Felizmente para a cultura portuguesa, não é possível refutar esta tese nem as suas consequências, sem cair em qualquer forma de positivismo que defina a filosofia como ciência ou como técnica. Ao longo de uma série de opúsculos e de volumes, este autor acumulou uma argumentação poderosa, cujas provas se vão desenvolvendo na razão directa da compreensão das novas gerações. Neste sentido, é curioso observar que a obra de Álvaro Ribeiro, tão bem acolhida pelos escritores da geração de 50, não logra o mesmo entendimento entre os contemporâneos do autor e muito menos entre os ensaístas já consagrados e prestes a entrar na Academia das Ciências. A prova do que afirmamos está em que o autor não oculta a sua amargura por verificar que, após alguns anos de doutrinação, crítica e propaganda, não conseguiu convencer as autoridades responsáveis a substituírem o ensino das filosofias estrangeiras pelo da filosofia portuguesa, nas escolas públicas, nomeadamente nos liceus e nas universidades.

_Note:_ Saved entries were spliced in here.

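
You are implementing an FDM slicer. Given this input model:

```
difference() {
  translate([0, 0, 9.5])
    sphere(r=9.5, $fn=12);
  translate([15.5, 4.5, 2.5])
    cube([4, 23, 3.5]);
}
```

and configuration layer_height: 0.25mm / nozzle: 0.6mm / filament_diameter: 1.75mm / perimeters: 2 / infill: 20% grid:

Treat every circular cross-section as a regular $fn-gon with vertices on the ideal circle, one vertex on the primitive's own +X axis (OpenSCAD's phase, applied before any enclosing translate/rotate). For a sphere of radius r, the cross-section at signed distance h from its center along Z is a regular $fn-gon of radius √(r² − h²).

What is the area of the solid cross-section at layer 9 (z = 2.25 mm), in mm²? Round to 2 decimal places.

At z = 2.25 mm: the r=9.5 sphere slices to a regular 12-gon of circumradius 6.139 (√(r²−h²) with h=7.25 from center) (area = (12/2)·6.139²·sin(360°/12) = 113.06 mm²); the cube at (15.5, 4.5) does not reach this height (z outside [2.5, 6]); Subtracting the remaining from the first: none of the subtracted shapes is present at this height, so the r=9.5 sphere is unchanged — area = 113.06 mm². Overall, the cross-section is a single solid region. Net area = 113.06 mm².

113.06 mm²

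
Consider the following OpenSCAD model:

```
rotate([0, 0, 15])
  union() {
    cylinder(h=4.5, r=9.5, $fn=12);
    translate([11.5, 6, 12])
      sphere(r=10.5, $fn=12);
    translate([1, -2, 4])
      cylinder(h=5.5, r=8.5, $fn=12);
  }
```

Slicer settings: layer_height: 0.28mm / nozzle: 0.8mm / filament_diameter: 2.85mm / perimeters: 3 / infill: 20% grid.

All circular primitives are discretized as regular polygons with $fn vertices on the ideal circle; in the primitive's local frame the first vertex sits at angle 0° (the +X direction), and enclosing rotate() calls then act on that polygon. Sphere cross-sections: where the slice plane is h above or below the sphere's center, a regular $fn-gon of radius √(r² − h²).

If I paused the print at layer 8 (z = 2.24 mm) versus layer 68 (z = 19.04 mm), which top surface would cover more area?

layer 8 (z = 2.24 mm)

Layer 8 (z = 2.24): the r=9.5 cylinder gives a regular 12-gon of circumradius 9.5 (constant along its height) (area = (12/2)·9.500²·sin(360°/12) = 270.75 mm²); the sphere at (11.5, 6): section is a regular 12-gon, circumradius = √(r²−h²) = √(10.5²−9.76²) = 3.872 (area = (12/2)·3.872²·sin(360°/12) = 44.98 mm²); the cylinder at (1, -2) is absent (z outside [4, 9.5]); Combining (union): the regions partially overlap — summed areas 315.73 mm² minus the doubly-counted overlap 0.28 mm² gives 315.45 mm² — area = 315.45 mm²; (rotated 15° about Z; rotation is an isometry so areas/perimeters/island counts are preserved). So its area = 315.45 mm². Layer 68 (z = 19.04): the cylinder does not reach this height (z outside [0, 4.5]); the sphere at (11.5, 6): section is a regular 12-gon, circumradius = √(r²−h²) = √(10.5²−7.04²) = 7.790 (area = (12/2)·7.790²·sin(360°/12) = 182.07 mm²); the cylinder at (1, -2) does not reach this height (z outside [4, 9.5]); Combining (union): only the r=10.5 sphere at (11.5, 6) is present, so the union is just that shape — area = 182.07 mm²; (whole slice rotated 15° about Z — lengths, areas and connectivity unchanged). So its area = 182.07 mm². Layer 8 is larger (315.45 vs 182.07 mm²).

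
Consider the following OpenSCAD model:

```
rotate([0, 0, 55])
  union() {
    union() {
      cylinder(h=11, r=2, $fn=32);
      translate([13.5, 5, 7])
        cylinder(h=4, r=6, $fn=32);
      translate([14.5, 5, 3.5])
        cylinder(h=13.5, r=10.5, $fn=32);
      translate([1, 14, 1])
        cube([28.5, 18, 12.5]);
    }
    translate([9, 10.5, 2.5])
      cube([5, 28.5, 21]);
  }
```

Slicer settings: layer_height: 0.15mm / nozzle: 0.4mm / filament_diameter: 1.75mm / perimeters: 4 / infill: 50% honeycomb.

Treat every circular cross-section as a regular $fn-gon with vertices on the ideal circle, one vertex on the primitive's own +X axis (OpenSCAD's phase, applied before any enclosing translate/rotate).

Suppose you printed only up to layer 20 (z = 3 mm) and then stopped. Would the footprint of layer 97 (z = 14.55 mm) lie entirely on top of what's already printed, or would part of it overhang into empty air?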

Em Portugal, o valor dos livros e dos escritores estabelece-se em função da opinião pública, que é a opinião dos outros, e não pela leitura e análise directa dos textos. Assim acontece que, a respeito dos livros de Álvaro Ribeiro, já tenhamos ouvido os juízos mais contraditórios. Esperamos que o leitor os julgue por si próprio e não se limite a confiar na nossa recensão, que tem apenas o intuito de dar notícia de uma obra de pensamento notável, pelo menos quanto ao contraste que estabelece com a mediocridade do ambiente.
A Razão Animada, como o título indica, desenvolve-se no contraste com a opinião medíocre de que o homem é um animal racional e deste modo se justifica o subtítulo do livro, que diz ser um «sumário de antropologia». Efectivamente, se o homem é essencialmente razão ou discurso, enfim, silogismo, é natural que nas disciplinas filológicas tenhamos de procurar as características da humanidade. Por isso, o autor nos propõe a reflexão dos problemas de estilística, poética e retórica, à luz do seu critério antropológico, que expressamente filia em Bergson, mas do qual extrai consequências que o filósofo francês não alcançou. Na consecução deste programa, Álvaro Ribeiro detém-se a estudar os três géneros literários em prosa, (conto, romance e novela) dotando-os da respectiva justificação filosófica, o que, segundo cremos, nunca tinha ainda sido tentado na nossa cultura.
Ante esta luminosa fenomenologia da literatura, empalidecem os livros clássicos de historiadores, tais como Hernâni Cidade, Fidelino de Figueiredo e Teófilo Braga, cujas monografias, por muito prestáveis que sejam ao estudioso, carecem do essencial que é a legitimação filosófica, para não falarmos em críticos e historiadores do nosso tempo que muitas lições podem receber na leitura da Razão Animada.
Seguindo o preceito do seu mestre José Teixeira Rego de que «a literatura é expressão do sobrenatural» e não da sociedade, conforme dizem os positivistas franceses, o antigo aluno da Faculdade de Letras do Porto, hoje o filósofo português de maior audiência nas novas gerações, investiga, na estrutura das obras literárias, o conteúdo filosófico de temas tais como o amor, a justiça e a morte. E dessa investigação, quando levada a efeito com a metodologia adequada, hão-de os estudiosos colher as provas da existência da filosofia portuguesa.
Foi este livro já notado também pelo rigor e pela fluidez do estilo que o escreveu. Difícil é caracterizar uma prosa sem par em toda a literatura portuguesa. Todavia diremos que, para Álvaro Ribeiro, que alude à imagem do remo, as palavras ora são o ponto de apoio, ora representam a potência ou a resistência de uma alavanca poderosa da navegação espiritual, que agora começamos a ver ter sido toda a história da cultura portuguesa.
António Telmo
Liv. Bertrand — Lisboa, 1957.
[1] 57, ano I, n.º 1, Lisboa, Maio de 1957, p. 10.